14
votes

It's unclear to me, after reading the docs, how many read capacity units are consumed during a scan operation with a filter in DynamoDB. For example, with this ruby request:

table.items.where(:MyAttribute => "Some Value").each do |item_data|
   # do something with the item_data
end

My understanding is that this will result in a table scan but DynamoDB will only return the items that I'm interested in. But if my table has 10000 items, and only 5 of those items are what gets through my filter, am I still being "charged" for a huge number of read capacity units?

The attribute I'm using for the filter is not a hash, range or secondary index. I've just had to add that attribute recently, and unexpectedly, which is why I'm not using a query instead.

1

1 Answers

17
votes

In short, you will be "charged" for the total amount of items scanned (not the total amount of items returned). Scan is, compared to query (as you already mentioned) an expensive operation.
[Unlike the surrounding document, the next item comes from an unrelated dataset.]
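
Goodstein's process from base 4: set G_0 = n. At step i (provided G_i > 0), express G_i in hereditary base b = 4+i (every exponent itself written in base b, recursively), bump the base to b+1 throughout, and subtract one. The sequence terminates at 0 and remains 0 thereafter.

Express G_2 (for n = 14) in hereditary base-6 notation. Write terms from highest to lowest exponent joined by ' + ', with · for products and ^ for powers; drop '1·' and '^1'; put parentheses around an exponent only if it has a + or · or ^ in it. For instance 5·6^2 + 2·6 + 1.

(0) 14|_4 = 3·4 + 2 ↦ 3·5 + 2|_5 = 17 ⇒ 16
(1) 16|_5 = 3·5 + 1 ↦ 3·6 + 1|_6 = 19 ⇒ 18

3·6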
Worth mentioning is the fact that when you invoke a scan on a table, it does not mean that the whole table will be scanned. If the size of the scanned items exceeds the limit of 1MB, the scan stops and you have to invoke it again to scan the next portion of the table.
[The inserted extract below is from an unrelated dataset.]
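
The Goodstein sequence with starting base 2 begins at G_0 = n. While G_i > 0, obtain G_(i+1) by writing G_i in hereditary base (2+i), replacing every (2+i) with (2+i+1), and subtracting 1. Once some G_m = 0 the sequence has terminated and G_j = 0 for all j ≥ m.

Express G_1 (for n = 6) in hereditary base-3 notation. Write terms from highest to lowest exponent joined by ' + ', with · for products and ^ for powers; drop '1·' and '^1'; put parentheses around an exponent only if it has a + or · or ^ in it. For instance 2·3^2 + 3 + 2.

3^3 + 2

(0) 6|_2 = 2^2 + 2 ↦ 3^3 + 3|_3 = 30 ⇒ 29
(1) 29|_3 = 3^3 + 2 ↦ 4^4 + 2|_4 = 258 ⇒ 257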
This is taken from the official docs:

If the total number of scanned items exceeds the maximum data set size limit of 1 MB, the scan stops and results are returned to the user as a LastEvaluatedKey value to continue the scan in a subsequent operation. The results also include the number of items exceeding the limit. A scan can result in no table data meeting the filter criteria.

The filter is applied after the scan on the found items so it does not affect the throughput capacity at all.

If you are going to be performing these operations regularly, it may be worth considering an addition of some secondary indexes or optimizing the hash and range keys.